Softly, he said, “They’ve already surprised me.”

She supposed that was true.

“So have you.”

For an instant, she thought he might be the one to reach out, cross the uncrossable space that lay between them, but he didn’t do it, and she didn’t dare.

CHAPTER FIFTEEN

At dawn, Yarrow made apple-and-cinnamon muffins. She had no idea how he got them mixed and baked so quickly, but by the time Terlu’s eyes opened, the cottage was filled with the smell of early autumn, even while the snow fell again outside.

She stretched. “You are a wonder.”

“Huh? Me?”

It occurred to her that it was possible no one had ever admired this man, ever seen him as more than a son, brother, cousin, nephew … the one who stayed behind. She wondered if he had any inkling of how special he was, to devote his life to the care of living things who—with the possible exception of the sentient plants, who had been asleep—could never really care for him in return. She hoped the sentient plants, now that they were awake, were properly nice to him. If they weren’t … well, she’d never yelled at anyone before and wasn’t sure she could, but she could certainly tell them she was disappointed in them and that she expected better from them. That approach definitely worked on her when her parents had used it. Hopefully I won’t have to. None of them seemed to have any grudge against Yarrow, though she couldn’t say the same about their views on the resurrection rose. “I hope they were kind to Lotti.”

“She’ll be all right even if they weren’t.”

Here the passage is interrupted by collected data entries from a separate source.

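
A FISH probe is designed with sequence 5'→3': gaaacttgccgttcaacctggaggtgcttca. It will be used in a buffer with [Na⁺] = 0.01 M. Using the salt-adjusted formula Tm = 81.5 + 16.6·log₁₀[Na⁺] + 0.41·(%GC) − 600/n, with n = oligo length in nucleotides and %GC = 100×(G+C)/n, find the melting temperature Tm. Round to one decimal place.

50.1°C

Length n = 31. Base counts: A=7, G=8, C=8, T=8
G+C = 16, so %GC = 16/31 × 100 = 51.613%
Salt term: 16.6 × (-2) = -33.2
GC term: 0.41 × 51.613 = 21.161; length term: −600/31 = −19.355
Tm = 81.5 + (-33.2) + 21.161 − 19.355 = 50.106 → 50.1°C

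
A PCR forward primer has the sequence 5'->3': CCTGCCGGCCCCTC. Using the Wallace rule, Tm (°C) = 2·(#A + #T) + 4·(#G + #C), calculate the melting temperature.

Base counts: T=2, C=9, A=0, G=3
A+T = 2, G+C = 12
Tm = 4·12 + 2·2 = 48 + 4 = 52°C

52°C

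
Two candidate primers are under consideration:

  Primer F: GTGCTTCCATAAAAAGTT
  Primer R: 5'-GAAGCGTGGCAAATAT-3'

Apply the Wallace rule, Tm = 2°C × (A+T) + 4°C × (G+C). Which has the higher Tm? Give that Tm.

Primer F, 48°C

Primer F: A+T=12, G+C=6 → Tm = 2(12)+4(6) = 48°C
Primer R: A+T=9, G+C=7 → Tm = 2(9)+4(7) = 46°C
48°C vs 46°C → primer F is higher.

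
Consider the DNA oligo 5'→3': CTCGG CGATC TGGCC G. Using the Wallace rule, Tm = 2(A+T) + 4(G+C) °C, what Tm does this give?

56°C

Counting bases: G=6, C=6, A=1, T=3
So N_AT = 4 and N_GC = 12.
Tm = 2×4 + 4×12 = 56°C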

“I think she’s sensitive, even if she hides it,” Terlu said. It must have been hard to be blamed for decisions you didn’t remember making—or never made. Laiken could have lied to Lotti as well. She might not have known what he’d intended to do when he entered the greenhouse with the sleep spell. Or maybe she had known, but she hadn’t thought to question the man who had created her. She’d trusted him. And now to be the target of so much vitriol while the little rose was still mourning the loss of her father figure … Poor Lotti.